El ataque dejo al menos 39 muertos y elevó la tensión en el medio oriente
sábado, 3 de febrero de 2024
Estados Unidos atacó contra grupos armados proiraníes en Irak y Siria, en represalia por la muerte de tres de sus soldados en Jordania, dejo al menos 39 muertos y reavivó el temor de la expansión de las tensiones generadas alrededor de la guerra entre Israel y el movimiento islamista palestino Hamas.
En Irak, el gobierno reportó 16 muertos, entre ellos civiles. Mientras que en Siria al menos 23 combatientes proiraníes murieron, según el observatorio Sirio de Derechos Humanos(OSDH).
Estados Unidos señalo haber realizado estos bombardeos en repuesta al ataque del 28 de enero en una base de Jordania, cerca de la frontera con Siria.

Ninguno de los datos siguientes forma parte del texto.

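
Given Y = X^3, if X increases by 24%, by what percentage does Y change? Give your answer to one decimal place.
90.7%

For Y = X^3:
If X → X(1 + 0.24)
Then Y → Y · (1 + 0.24)^3
     ≈ Y · 1.9066

Percentage change = ((1 + 0.24)^3 − 1) × 100% ≈ 90.7%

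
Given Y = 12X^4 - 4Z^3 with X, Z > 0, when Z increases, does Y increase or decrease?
Y decreases

Taking the partial derivative:
∂Y/∂Z = -12Z^2

∂Y/∂Z = -12Z^2 < 0 (assuming positive values)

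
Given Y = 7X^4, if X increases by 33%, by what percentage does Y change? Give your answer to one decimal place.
212.9%

For Y = 7X^4:
If X → X(1 + 0.33)
Then Y → Y · (1 + 0.33)^4
     ≈ Y · 3.1290

Percentage change = ((1 + 0.33)^4 − 1) × 100% ≈ 212.9%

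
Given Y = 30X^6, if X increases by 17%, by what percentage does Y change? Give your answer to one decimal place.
156.5%

For Y = 30X^6:
If X → X(1 + 0.17)
Then Y → Y · (1 + 0.17)^6
     ≈ Y · 2.5652

Percentage change = ((1 + 0.17)^6 − 1) × 100% ≈ 156.5%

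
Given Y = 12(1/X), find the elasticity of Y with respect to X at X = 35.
Elasticity = -1

Elasticity = (dY/dX) · (X/Y)

dY/dX = -12/X²
At X = 35: dY/dX = -12/1225, Y = 12/35

Elasticity = (-12/1225) · (35 / (12/35)) = -1

Interpretation: for a small percentage change in X, the percentage change in Y is approximately -1.00 times as large.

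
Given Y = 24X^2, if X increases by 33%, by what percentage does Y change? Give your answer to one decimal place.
76.9%

For Y = 24X^2:
If X → X(1 + 0.33)
Then Y → Y · (1 + 0.33)^2
     = Y · 1.7689

Percentage change = ((1 + 0.33)^2 − 1) × 100% ≈ 76.9%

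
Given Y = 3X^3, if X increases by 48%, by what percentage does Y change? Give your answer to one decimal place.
224.2%

For Y = 3X^3:
If X → X(1 + 0.48)
Then Y → Y · (1 + 0.48)^3
     ≈ Y · 3.2418

Percentage change = ((1 + 0.48)^3 − 1) × 100% ≈ 224.2%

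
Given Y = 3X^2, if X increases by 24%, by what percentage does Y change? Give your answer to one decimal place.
53.8%

For Y = 3X^2:
If X → X(1 + 0.24)
Then Y → Y · (1 + 0.24)^2
     = Y · 1.5376

Percentage change = ((1 + 0.24)^2 − 1) × 100% ≈ 53.8%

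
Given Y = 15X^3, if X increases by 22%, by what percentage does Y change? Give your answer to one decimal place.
81.6%

For Y = 15X^3:
If X → X(1 + 0.22)
Then Y → Y · (1 + 0.22)^3
     ≈ Y · 1.8158

Percentage change = ((1 + 0.22)^3 − 1) × 100% ≈ 81.6%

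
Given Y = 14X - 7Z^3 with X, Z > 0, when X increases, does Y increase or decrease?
Y increases

Taking the partial derivative:
∂Y/∂X = 14

∂Y/∂X = 14 > 0 (assuming positive values)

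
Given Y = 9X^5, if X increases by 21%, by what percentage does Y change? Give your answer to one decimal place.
159.4%

For Y = 9X^5:
If X → X(1 + 0.21)
Then Y → Y · (1 + 0.21)^5
     ≈ Y · 2.5937

Percentage change = ((1 + 0.21)^5 − 1) × 100% ≈ 159.4%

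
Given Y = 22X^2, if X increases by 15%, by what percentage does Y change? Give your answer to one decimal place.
32.3%

For Y = 22X^2:
If X → X(1 + 0.15)
Then Y → Y · (1 + 0.15)^2
     = Y · 1.3225

Percentage change = ((1 + 0.15)^2 − 1) × 100% ≈ 32.3%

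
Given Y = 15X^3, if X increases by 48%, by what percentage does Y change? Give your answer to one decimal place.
224.2%

For Y = 15X^3:
If X → X(1 + 0.48)
Then Y → Y · (1 + 0.48)^3
     ≈ Y · 3.2418

Percentage change = ((1 + 0.48)^3 − 1) × 100% ≈ 224.2%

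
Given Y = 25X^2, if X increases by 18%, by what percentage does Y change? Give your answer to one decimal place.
39.2%

For Y = 25X^2:
If X → X(1 + 0.18)
Then Y → Y · (1 + 0.18)^2
     = Y · 1.3924

Percentage change = ((1 + 0.18)^2 − 1) × 100% ≈ 39.2%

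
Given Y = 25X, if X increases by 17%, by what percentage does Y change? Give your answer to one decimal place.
17.0%

For Y = 25X:
If X → X(1 + 0.17)
Then Y → Y · (1 + 0.17)^1
     = Y · 1.1700

Percentage change = ((1 + 0.17)^1 − 1) × 100% = 17.0%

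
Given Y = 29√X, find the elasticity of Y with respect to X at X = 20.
Elasticity = 1/2

Elasticity = (dY/dX) · (X/Y)

dY/dX = 29/(2·√X)
At X = 20: dY/dX = 29·√5/20, Y = 58·√5

Elasticity = (29·√5/20) · (20 / (58·√5)) = 1/2

Interpretation: for a small percentage change in X, the percentage change in Y is approximately 0.50 times as large.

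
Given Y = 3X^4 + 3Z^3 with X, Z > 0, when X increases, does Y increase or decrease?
Y increases

Taking the partial derivative:
∂Y/∂X = 12X^3

∂Y/∂X = 12X^3 > 0 (assuming positive values)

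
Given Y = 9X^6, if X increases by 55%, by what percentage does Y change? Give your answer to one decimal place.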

En ese ataque murieron 3 militares estadounidenses y Washington atribuyó las muertes a grupos respaldados por Siria.
A demás de los países afectados, las autoridades de Rusia e Irán también criticaron la ofensiva de la Casa Blanca.
Todos debemos «evitar una escalada» y hacer lo máximo para que la situación en la región no se vuelva «explosiva», dijo el jefe de la diplomacia de la Unión Europea (UE), Josep Borrell. En total, las fuerzas estadounidenses atacaron 85 objetivos en siete puntos diferentes, cuatro en Siria y tres en Irak.